Oregonians and those who work for them in the Legislature continue to have mixed feelings about marijuana, apparently. How else to explain a pair of Senate bills that will be taken up when the Legislature convenes Tuesday?

Senate Bill 218 could limit the amount of weed in the state by giving the Oregon Liquor Control Commission the right to deny folks production licenses if too much of the stuff is being grown.

Senate Bill 365, on the other hand, would bar cities and counties from imposing system development charges on projects related to the production, processing or retailing of marijuana.

The measures would intrude on the marijuana market in ways that state law applies to little else.

As one example, while both state and federal governments require would-be brewers to obtain permits or licenses, neither decides whether your new brewery will be the last one in the door. Permits and licenses in hand, you have the right to brew your beer even if the state is swimming in the stuff.

To be sure, there is a glut of marijuana these days, and Oregon has a stake in seeing that what’s grown here stays here.

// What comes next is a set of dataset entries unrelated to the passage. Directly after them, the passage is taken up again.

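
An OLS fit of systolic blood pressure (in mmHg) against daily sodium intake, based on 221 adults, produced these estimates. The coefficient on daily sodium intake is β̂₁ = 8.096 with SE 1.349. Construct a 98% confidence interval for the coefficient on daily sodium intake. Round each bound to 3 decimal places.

(4.935, 11.257)

df = n − 2 = 221 − 2 = 219.
t* = t_{0.01, 219} = 2.343496.
Margin = t* × SE = 2.343496 × 1.349 = 3.16138.
CI: 8.096 ± 3.16138 → (4.935, 11.257).
With 98% confidence, each one-unit increase in daily sodium intake is associated with a change of between 4.935 and 11.257 mmHg in systolic blood pressure.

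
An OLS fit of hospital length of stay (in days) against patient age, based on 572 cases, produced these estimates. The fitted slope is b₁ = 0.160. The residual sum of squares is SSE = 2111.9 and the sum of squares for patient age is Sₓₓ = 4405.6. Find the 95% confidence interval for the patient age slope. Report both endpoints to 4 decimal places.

MSE = SSE/(n − 2) = 2111.9/570 = 3.70509.
SE(b₁) = √(MSE/Sₓₓ) = √(3.70509/4405.6) = 0.0289999.
df = n − 2 = 570.
t* = t_{0.025, 570} = 1.964135.
Margin = t* × SE = 1.964135 × 0.0289999 = 0.056960.
CI: 0.160 ± 0.056960 → (0.1030, 0.2170).
With 95% confidence, each one-unit increase in patient age is associated with a change of between 0.1030 and 0.2170 days in hospital length of stay.

(0.1030, 0.2170)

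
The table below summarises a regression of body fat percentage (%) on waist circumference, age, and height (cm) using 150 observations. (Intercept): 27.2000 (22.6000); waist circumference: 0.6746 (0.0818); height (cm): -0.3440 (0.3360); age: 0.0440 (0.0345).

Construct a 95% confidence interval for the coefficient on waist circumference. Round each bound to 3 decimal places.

(0.513, 0.836)

Read off: b = 0.6746, SE = 0.0818 for waist circumference.
df = n − k − 1 = 150 − 3 − 1 = 146.
t* = t_{0.025, 146} = 1.976346.
Margin = t* × SE = 1.976346 × 0.0818 = 0.16167.
CI: 0.6746 ± 0.16167 → (0.513, 0.836).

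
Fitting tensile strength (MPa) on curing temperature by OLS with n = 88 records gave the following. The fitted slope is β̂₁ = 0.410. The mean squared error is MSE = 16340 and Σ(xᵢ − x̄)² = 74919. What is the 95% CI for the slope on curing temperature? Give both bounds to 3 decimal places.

SE(β̂₁) = √(MSE/Sₓₓ) = √(16340/74919) = 0.467014.
df = n − 2 = 86.
t* = t_{0.025, 86} = 1.987934.
Margin = t* × SE = 1.987934 × 0.467014 = 0.92839.
CI: 0.410 ± 0.92839 → (-0.518, 1.338).
With 95% confidence, each one-unit increase in curing temperature is associated with a change of between -0.518 and 1.338 MPa in tensile strength.

(-0.518, 1.338)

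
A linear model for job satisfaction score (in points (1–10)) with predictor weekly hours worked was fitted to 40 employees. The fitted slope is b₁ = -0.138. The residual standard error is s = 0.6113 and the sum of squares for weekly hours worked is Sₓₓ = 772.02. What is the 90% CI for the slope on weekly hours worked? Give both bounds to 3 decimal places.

SE(b₁) = s/√Sₓₓ = 0.6113/√772.02 = 0.0220009.
df = n − 2 = 38.
t* = t_{0.05, 38} = 1.685954.
Margin = t* × SE = 1.685954 × 0.0220009 = 0.03709.
CI: -0.138 ± 0.03709 → (-0.175, -0.101).
With 90% confidence, each one-unit increase in weekly hours worked is associated with a change of between -0.175 and -0.101 points (1–10) in job satisfaction score.

(-0.175, -0.101)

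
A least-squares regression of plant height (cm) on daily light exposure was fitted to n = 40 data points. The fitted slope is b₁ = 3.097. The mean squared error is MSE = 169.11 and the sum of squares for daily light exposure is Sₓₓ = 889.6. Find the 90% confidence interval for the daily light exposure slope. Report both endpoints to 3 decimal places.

SE(b₁) = √(MSE/Sₓₓ) = √(169.11/889.6) = 0.436001.
df = n − 2 = 38.
t* = t_{0.05, 38} = 1.685954.
Margin = t* × SE = 1.685954 × 0.436001 = 0.73508.
CI: 3.097 ± 0.73508 → (2.362, 3.832).
With 90% confidence, each one-unit increase in daily light exposure is associated with a change of between 2.362 and 3.832 cm in plant height.

(2.362, 3.832)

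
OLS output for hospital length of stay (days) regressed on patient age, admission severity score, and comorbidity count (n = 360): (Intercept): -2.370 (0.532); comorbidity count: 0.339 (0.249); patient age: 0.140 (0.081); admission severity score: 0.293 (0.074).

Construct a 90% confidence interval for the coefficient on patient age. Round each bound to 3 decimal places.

(0.006, 0.274)

Read off: b = 0.140, SE = 0.081 for patient age.
df = n − k − 1 = 360 − 3 − 1 = 356.
t* = t_{0.05, 356} = 1.649145.
Margin = t* × SE = 1.649145 × 0.081 = 0.13358.
CI: 0.140 ± 0.13358 → (0.006, 0.274).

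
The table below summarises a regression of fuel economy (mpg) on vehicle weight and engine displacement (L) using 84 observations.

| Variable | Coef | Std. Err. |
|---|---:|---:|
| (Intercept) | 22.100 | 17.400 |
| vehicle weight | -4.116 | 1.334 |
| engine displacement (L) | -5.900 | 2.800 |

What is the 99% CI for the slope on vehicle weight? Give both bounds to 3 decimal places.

(-7.635, -0.597)

Read off: b = -4.116, SE = 1.334 for vehicle weight.
df = n − k − 1 = 84 − 2 − 1 = 81.
t* = t_{0.005, 81} = 2.637897.
Margin = t* × SE = 2.637897 × 1.334 = 3.51895.
CI: -4.116 ± 3.51895 → (-7.635, -0.597).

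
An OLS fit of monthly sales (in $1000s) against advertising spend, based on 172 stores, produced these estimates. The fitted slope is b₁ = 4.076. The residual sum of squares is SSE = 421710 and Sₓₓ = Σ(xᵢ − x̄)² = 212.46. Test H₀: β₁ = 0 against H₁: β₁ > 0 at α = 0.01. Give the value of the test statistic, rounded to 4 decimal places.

t = 1.1929

MSE = SSE/(n − 2) = 421710/170 = 2480.65.
SE(b₁) = √(MSE/Sₓₓ) = √(2480.65/212.46) = 3.41699.
t = 4.076 / 3.41699 = 1.1929.
df = n − 2 = 170.
One-sided p ≈ 0.1173, which is ≥ 0.01, so fail to reject H₀.
The data do not give significant evidence that the true slope on advertising spend is positive.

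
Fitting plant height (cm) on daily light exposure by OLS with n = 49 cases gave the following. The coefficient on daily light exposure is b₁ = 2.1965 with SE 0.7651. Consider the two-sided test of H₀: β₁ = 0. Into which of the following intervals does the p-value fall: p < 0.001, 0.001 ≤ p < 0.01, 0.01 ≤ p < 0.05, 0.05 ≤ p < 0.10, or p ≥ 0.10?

0.001 ≤ p < 0.01

t = 2.1965 / 0.7651 = 2.871.
df = n − 2 = 49 − 2 = 47.
Two-sided p = 2·P(T_{47} > |t|) ≈ 0.0061.
So 0.001 ≤ p < 0.01.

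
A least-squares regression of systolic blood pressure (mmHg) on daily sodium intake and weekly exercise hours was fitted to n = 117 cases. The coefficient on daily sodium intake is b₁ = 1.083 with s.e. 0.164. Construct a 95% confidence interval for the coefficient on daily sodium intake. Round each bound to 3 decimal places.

(0.758, 1.408)

df = n − k − 1 = 117 − 2 − 1 = 114.
t* = t_{0.025, 114} = 1.980992.
Margin = t* × SE = 1.980992 × 0.164 = 0.32488.
CI: 1.083 ± 0.32488 → (0.758, 1.408).
With 95% confidence, each one-unit increase in daily sodium intake is associated with a change of between 0.758 and 1.408 mmHg in systolic blood pressure, holding the other predictors fixed.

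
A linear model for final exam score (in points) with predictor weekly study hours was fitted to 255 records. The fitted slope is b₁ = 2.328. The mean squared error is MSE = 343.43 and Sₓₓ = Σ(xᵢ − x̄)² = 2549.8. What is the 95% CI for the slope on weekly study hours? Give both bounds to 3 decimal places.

(1.605, 3.051)

SE(b₁) = √(MSE/Sₓₓ) = √(343.43/2549.8) = 0.367.
df = n − 2 = 253.
t* = t_{0.025, 253} = 1.969385.
Margin = t* × SE = 1.969385 × 0.367 = 0.72276.
CI: 2.328 ± 0.72276 → (1.605, 3.051).
With 95% confidence, each one-unit increase in weekly study hours is associated with a change of between 1.605 and 3.051 points in final exam score.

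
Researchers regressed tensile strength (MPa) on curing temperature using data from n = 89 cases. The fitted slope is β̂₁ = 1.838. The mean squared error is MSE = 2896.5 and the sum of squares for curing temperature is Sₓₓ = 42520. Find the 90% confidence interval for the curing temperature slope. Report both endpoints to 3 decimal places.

SE(β̂₁) = √(MSE/Sₓₓ) = √(2896.5/42520) = 0.261.
df = n − 2 = 87.
t* = t_{0.05, 87} = 1.662557.
Margin = t* × SE = 1.662557 × 0.261 = 0.43393.
CI: 1.838 ± 0.43393 → (1.404, 2.272).
With 90% confidence, each one-unit increase in curing temperature is associated with a change of between 1.404 and 2.272 MPa in tensile strength.

(1.404, 2.272)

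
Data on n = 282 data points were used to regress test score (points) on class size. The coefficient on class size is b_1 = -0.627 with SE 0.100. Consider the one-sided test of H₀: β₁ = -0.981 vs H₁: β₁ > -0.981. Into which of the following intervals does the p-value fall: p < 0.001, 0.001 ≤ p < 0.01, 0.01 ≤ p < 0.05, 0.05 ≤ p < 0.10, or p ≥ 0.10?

t = (-0.627 − (-0.981)) / 0.100 = 3.540.
df = n − 2 = 282 − 2 = 280.
One-sided p = P(T_{280} > t) ≈ 0.0002.
So p < 0.001.

p < 0.001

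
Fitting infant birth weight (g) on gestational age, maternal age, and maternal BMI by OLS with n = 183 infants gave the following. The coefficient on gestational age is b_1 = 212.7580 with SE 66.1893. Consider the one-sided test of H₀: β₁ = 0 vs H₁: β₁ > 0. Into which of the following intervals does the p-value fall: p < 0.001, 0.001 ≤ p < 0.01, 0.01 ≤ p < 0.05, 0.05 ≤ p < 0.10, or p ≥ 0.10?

p < 0.001

t = 212.7580 / 66.1893 = 3.214.
df = n − k − 1 = 183 − 3 − 1 = 179.
One-sided p = P(T_{179} > t) ≈ 0.0008.
So p < 0.001.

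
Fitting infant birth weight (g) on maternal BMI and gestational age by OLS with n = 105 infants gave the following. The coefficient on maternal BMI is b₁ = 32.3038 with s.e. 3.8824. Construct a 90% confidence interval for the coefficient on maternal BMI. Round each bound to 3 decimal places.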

One could make the case, however, that trying to control the market by controlling the supply is a sure way to drive some growers underground.

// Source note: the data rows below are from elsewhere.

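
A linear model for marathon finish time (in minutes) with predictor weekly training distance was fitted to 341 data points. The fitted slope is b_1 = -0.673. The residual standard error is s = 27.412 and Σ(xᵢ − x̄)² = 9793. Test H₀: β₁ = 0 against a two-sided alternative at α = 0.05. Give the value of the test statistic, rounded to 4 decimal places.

t = -2.4296

SE(b_1) = s/√Sₓₓ = 27.412/√9793 = 0.277002.
t = -0.673 / 0.277002 = -2.4296.
df = n − 2 = 339.
Two-sided p ≈ 0.0156, which is < 0.05, so reject H₀.
There is evidence that weekly training distance is associated with marathon finish time.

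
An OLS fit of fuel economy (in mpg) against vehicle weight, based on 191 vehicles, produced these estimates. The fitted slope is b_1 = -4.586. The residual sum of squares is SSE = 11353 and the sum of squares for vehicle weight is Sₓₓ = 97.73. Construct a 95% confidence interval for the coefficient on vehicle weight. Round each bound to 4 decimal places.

MSE = SSE/(n − 2) = 11353/189 = 60.0688.
SE(b_1) = √(MSE/Sₓₓ) = √(60.0688/97.73) = 0.78399.
df = n − 2 = 189.
t* = t_{0.025, 189} = 1.972595.
Margin = t* × SE = 1.972595 × 0.78399 = 1.546495.
CI: -4.586 ± 1.546495 → (-6.1325, -3.0395).
With 95% confidence, each one-unit increase in vehicle weight is associated with a change of between -6.1325 and -3.0395 mpg in fuel economy.

(-6.1325, -3.0395)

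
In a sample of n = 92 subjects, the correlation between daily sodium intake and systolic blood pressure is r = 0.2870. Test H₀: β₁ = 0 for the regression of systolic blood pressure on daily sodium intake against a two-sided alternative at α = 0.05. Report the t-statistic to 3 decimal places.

t = r·√(n − 2)/√(1 − r²) = 0.2870·√90/√0.917631 = 2.842.
df = n − 2 = 90.
Two-sided p ≈ 0.0055, which is < 0.05, so reject H₀.
There is evidence of a linear association between daily sodium intake and systolic blood pressure.

t = 2.842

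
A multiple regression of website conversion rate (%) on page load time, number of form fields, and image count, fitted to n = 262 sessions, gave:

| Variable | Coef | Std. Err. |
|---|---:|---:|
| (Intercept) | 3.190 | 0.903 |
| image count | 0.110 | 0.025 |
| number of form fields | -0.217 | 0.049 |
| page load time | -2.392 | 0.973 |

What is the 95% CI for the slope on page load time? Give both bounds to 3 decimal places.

(-4.308, -0.476)

Read off: b = -2.392, SE = 0.973 for page load time.
df = n − k − 1 = 262 − 3 − 1 = 258.
t* = t_{0.025, 258} = 1.969201.
Margin = t* × SE = 1.969201 × 0.973 = 1.91603.
CI: -2.392 ± 1.91603 → (-4.308, -0.476).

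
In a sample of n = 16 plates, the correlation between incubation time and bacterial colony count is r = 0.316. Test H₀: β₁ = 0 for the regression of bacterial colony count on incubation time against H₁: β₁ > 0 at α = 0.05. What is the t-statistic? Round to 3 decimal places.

t = r·√(n − 2)/√(1 − r²) = 0.316·√14/√0.900144 = 1.246.
df = n − 2 = 14.
One-sided p ≈ 0.1166, which is ≥ 0.05, so fail to reject H₀.
The data do not give significant evidence of a linear association between incubation time and bacterial colony count.

t = 1.246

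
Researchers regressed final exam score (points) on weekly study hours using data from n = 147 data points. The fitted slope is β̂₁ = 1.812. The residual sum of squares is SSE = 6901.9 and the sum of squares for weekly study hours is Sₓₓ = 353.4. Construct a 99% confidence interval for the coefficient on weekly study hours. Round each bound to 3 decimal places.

(0.854, 2.770)

MSE = SSE/(n − 2) = 6901.9/145 = 47.5993.
SE(β̂₁) = √(MSE/Sₓₓ) = √(47.5993/353.4) = 0.367001.
df = n − 2 = 145.
t* = t_{0.005, 145} = 2.610161.
Margin = t* × SE = 2.610161 × 0.367001 = 0.95793.
CI: 1.812 ± 0.95793 → (0.854, 2.770).
With 99% confidence, each one-unit increase in weekly study hours is associated with a change of between 0.854 and 2.770 points in final exam score.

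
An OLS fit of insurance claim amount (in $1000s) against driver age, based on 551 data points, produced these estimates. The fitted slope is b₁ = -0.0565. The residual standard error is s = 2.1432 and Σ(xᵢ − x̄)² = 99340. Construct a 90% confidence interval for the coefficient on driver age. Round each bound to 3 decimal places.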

As for system development charges, cities, park districts and counties don’t generally waive the fees. Bend did give builders more time to pay the fees during the depths of the Great Recession, however. Nor does Bend charge system development charges on affordable housing, and it has, at least temporarily, lowered some of them on day care facilities in an effort to encourage their growth.

Marijuana businesses, like other businesses and homeowners in the area, should pay system development changes when new development occurs. Just as the state shouldn’t try to control how much marijuana is grown, it also shouldn’t give marijuana business owners a break not available to other Oregonians.